Hernandez de Cos a reconnu que la hausse de la valeur marchande des stablecoins reflète une demande réelle d’instruments de type monnaie dans la crypto, mais il a mis en garde contre le fait que les structures actuelles restent insuffisantes pour une utilisation généralisée comme instrument de paiement. Il a souligné que les stablecoins fonctionnent de manière similaire à la banque étroite, où les dépôts sont adossés à des actifs liquides sûrs tels que les réserves de la banque centrale ou des titres publics. Ce changement pourrait affaiblir la relation traditionnelle entre collecte de dépôts et octroi de prêts, en obligeant davantage de prêts à provenir d’institutions financières non bancaires (NBFIs) plutôt que de banques traditionnelles — une crainte compte tenu du fait que, historiquement, les institutions financières non bancaires réduisent les prêts de manière plus marquée que les banques lors des crises financières. Hernandez de Cos a également averti que des pics soudains de rachats pourraient forcer les émetteurs à liquider rapidement leurs actifs de réserve, ce qui pourrait déstabiliser les marchés et déclencher un stress systémique s’ils puisent dans les dépôts bancaires.
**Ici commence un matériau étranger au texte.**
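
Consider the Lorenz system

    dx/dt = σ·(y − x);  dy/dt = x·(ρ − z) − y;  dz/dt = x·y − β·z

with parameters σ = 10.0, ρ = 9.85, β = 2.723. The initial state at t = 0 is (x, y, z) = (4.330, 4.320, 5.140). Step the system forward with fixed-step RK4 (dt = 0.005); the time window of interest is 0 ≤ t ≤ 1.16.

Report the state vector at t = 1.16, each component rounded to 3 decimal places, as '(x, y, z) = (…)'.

(x, y, z) = (5.035, 5.669, 7.607)

t=0.000: state=(4.330, 4.320, 5.140)
step 1 (dt=0.005): k1=(-0.100, 16.074, 4.709), k2=(0.304, 15.982, 4.850), k3=(0.292, 15.985, 4.853), k4=(0.685, 15.896, 4.996); state += dt/6·(k1+2k2+2k3+k4)
t=0.005: state=(4.331, 4.400, 5.164)
t=0.010: state=(4.337, 4.479, 5.190)
t=0.015: state=(4.346, 4.557, 5.217)
continuing one RK4 step at a time; state shown every 10 steps (Δt=0.05):
t=0.050: state=(4.491, 5.086, 5.454)
t=0.100: state=(4.877, 5.785, 5.952)
t=0.150: state=(5.367, 6.391, 6.657)
t=0.200: state=(5.871, 6.832, 7.556)
t=0.250: state=(6.300, 7.028, 8.578)
t=0.300: state=(6.574, 6.921, 9.598)
t=0.350: state=(6.633, 6.517, 10.462)
t=0.400: state=(6.461, 5.902, 11.038)
t=0.450: state=(6.093, 5.206, 11.264)
t=0.500: state=(5.603, 4.556, 11.162)
t=0.550: state=(5.074, 4.034, 10.808)
t=0.600: state=(4.582, 3.669, 10.296)
t=0.650: state=(4.173, 3.456, 9.710)
t=0.700: state=(3.869, 3.374, 9.112)
t=0.750: state=(3.676, 3.397, 8.546)
t=0.800: state=(3.587, 3.508, 8.042)
t=0.850: state=(3.593, 3.691, 7.621)
t=0.900: state=(3.682, 3.936, 7.298)
t=0.950: state=(3.844, 4.233, 7.087)
t=1.000: state=(4.068, 4.570, 6.999)
t=1.050: state=(4.342, 4.930, 7.042)
t=1.100: state=(4.650, 5.287, 7.221)
t=1.150: state=(4.971, 5.611, 7.531)
t=1.160: state=(5.035, 5.669, 7.607)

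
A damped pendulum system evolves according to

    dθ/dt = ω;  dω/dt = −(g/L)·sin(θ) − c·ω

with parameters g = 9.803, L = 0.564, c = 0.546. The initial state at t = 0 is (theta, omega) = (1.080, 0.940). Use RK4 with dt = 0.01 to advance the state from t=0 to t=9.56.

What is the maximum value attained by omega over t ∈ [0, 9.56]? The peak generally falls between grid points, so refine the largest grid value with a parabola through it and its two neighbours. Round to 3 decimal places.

max omega = 3.204

t=0.000: state=(1.080, 0.940)
step 1 (dt=0.01): k1=(0.940, -15.843), k2=(0.861, -15.838), k3=(0.861, -15.835), k4=(0.782, -15.826); state += dt/6·(k1+2k2+2k3+k4)
t=0.010: state=(1.089, 0.782)
t=0.020: state=(1.096, 0.624)
t=0.030: state=(1.101, 0.466)
continuing one RK4 step at a time; state shown every 50 steps (Δt=0.5):
t=0.500: state=(-0.053, -3.888)
t=1.000: state=(-0.763, 1.669)
t=1.500: state=(0.572, 1.698)
t=2.000: state=(0.153, -2.582)
t=2.500: state=(-0.543, 0.650)
t=3.000: state=(0.313, 1.435)
t=3.500: state=(0.161, -1.655)
t=4.000: state=(-0.366, 0.250)
t=4.500: state=(0.180, 1.051)
t=5.000: state=(0.129, -1.063)
t=5.500: state=(-0.244, 0.087)
t=6.000: state=(0.106, 0.736)
t=6.500: state=(0.096, -0.685)
t=7.000: state=(-0.162, 0.018)
t=7.500: state=(0.064, 0.506)
t=8.000: state=(0.069, -0.442)
t=8.500: state=(-0.107, -0.010)
t=9.000: state=(0.038, 0.345)
t=9.500: state=(0.049, -0.285)
t=9.560: state=(0.031, -0.317)
largest grid value and its neighbours: omega(1.240)=3.20200, omega(1.250)=3.20373, omega(1.260)=3.19993
parabola through these three points peaks at t≈1.248 with omega≈3.20383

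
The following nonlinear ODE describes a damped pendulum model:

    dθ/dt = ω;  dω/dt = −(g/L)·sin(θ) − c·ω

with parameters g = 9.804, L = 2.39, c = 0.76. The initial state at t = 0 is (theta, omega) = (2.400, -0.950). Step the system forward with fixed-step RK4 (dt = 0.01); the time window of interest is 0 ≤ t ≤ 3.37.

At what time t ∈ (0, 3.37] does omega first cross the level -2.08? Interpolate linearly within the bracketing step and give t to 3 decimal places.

t=0.000: state=(2.400, -0.950)
step 1 (dt=0.01): k1=(-0.950, -2.049), k2=(-0.960, -2.055), k3=(-0.960, -2.055), k4=(-0.971, -2.062); state += dt/6·(k1+2k2+2k3+k4)
t=0.010: state=(2.390, -0.971)
t=0.020: state=(2.381, -0.991)
t=0.030: state=(2.371, -1.012)
continuing one RK4 step at a time; state shown every 20 steps (Δt=0.2):
t=0.200: state=(2.167, -1.388)
t=0.400: state=(1.841, -1.879)
t=0.470: state=(1.703, -2.055)
next step: t=0.480: state=(1.683, -2.080) — omega has crossed -2.08
linear interpolation between t=0.470 (-2.05541) and t=0.480 (-2.08041) → t≈0.480

t = 0.480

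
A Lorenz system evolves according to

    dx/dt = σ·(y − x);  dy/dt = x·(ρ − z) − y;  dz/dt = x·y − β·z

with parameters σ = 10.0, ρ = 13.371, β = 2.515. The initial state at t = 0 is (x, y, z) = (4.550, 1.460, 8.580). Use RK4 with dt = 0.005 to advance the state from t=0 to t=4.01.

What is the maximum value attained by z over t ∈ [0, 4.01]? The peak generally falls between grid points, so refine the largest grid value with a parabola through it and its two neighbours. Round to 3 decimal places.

t=0.000: state=(4.550, 1.460, 8.580)
step 1 (dt=0.005): k1=(-30.900, 20.339, -14.936), k2=(-29.619, 20.085, -14.727), k3=(-29.657, 20.099, -14.726), k4=(-28.412, 19.852, -14.525); state += dt/6·(k1+2k2+2k3+k4)
t=0.005: state=(4.402, 1.560, 8.506)
t=0.010: state=(4.266, 1.659, 8.435)
t=0.015: state=(4.141, 1.754, 8.365)
continuing one RK4 step at a time; state shown every 40 steps (Δt=0.2):
t=0.200: state=(3.841, 4.940, 7.031)
t=0.400: state=(7.132, 8.853, 10.650)
t=0.600: state=(7.533, 5.929, 16.441)
t=0.800: state=(3.969, 2.776, 13.324)
t=1.000: state=(3.218, 3.518, 9.616)
t=1.200: state=(4.823, 6.069, 8.817)
t=1.400: state=(7.308, 8.048, 12.738)
t=1.600: state=(6.369, 4.989, 15.207)
t=1.800: state=(4.109, 3.535, 12.300)
t=2.000: state=(4.141, 4.668, 9.924)
t=2.200: state=(5.842, 6.847, 10.631)
t=2.400: state=(6.960, 6.779, 13.919)
t=2.600: state=(5.443, 4.509, 13.854)
t=2.800: state=(4.365, 4.291, 11.496)
t=3.000: state=(5.015, 5.656, 10.544)
t=3.200: state=(6.352, 6.827, 12.224)
t=3.400: state=(6.240, 5.686, 13.873)
t=3.600: state=(5.012, 4.562, 12.722)
t=3.800: state=(4.806, 5.037, 11.235)
t=4.000: state=(5.671, 6.189, 11.466)
t=4.010: state=(5.722, 6.233, 11.530)
largest grid value and its neighbours: z(0.605)=16.45319, z(0.610)=16.45789, z(0.615)=16.45492
parabola through these three points peaks at t≈0.611 with z≈16.45794

max z = 16.458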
Concernant les préoccupations en matière de réglementation et de souveraineté, Hernandez de Cos a souligné que les blockchains publiques et les portefeuilles non hébergés fonctionnent généralement en dehors des cadres réglementaires standard et ne disposent pas de contrôles adéquats de connaissance du client (KYC), créant des vulnérabilités en matière de lutte contre le blanchiment d’argent et de lutte contre le financement du terrorisme (AML/CFT). Si les principaux émetteurs de stablecoins gèlent et détruisent les fonds liés à des acteurs reconnus comme “mauvais”, les utilisateurs illicites continuent de trouver de nouvelles méthodes pour déplacer l’argent. Il a insisté sur le fait qu’une adoption à grande échelle des stablecoins pourrait saper la souveraineté monétaire et les contrôles des flux de capitaux, en particulier dans les pays où les résidents n’ont pas un accès facile aux comptes en dollars, et que l’activité transfrontalière liée aux stablecoins échappe souvent à la portée des régulateurs individuels.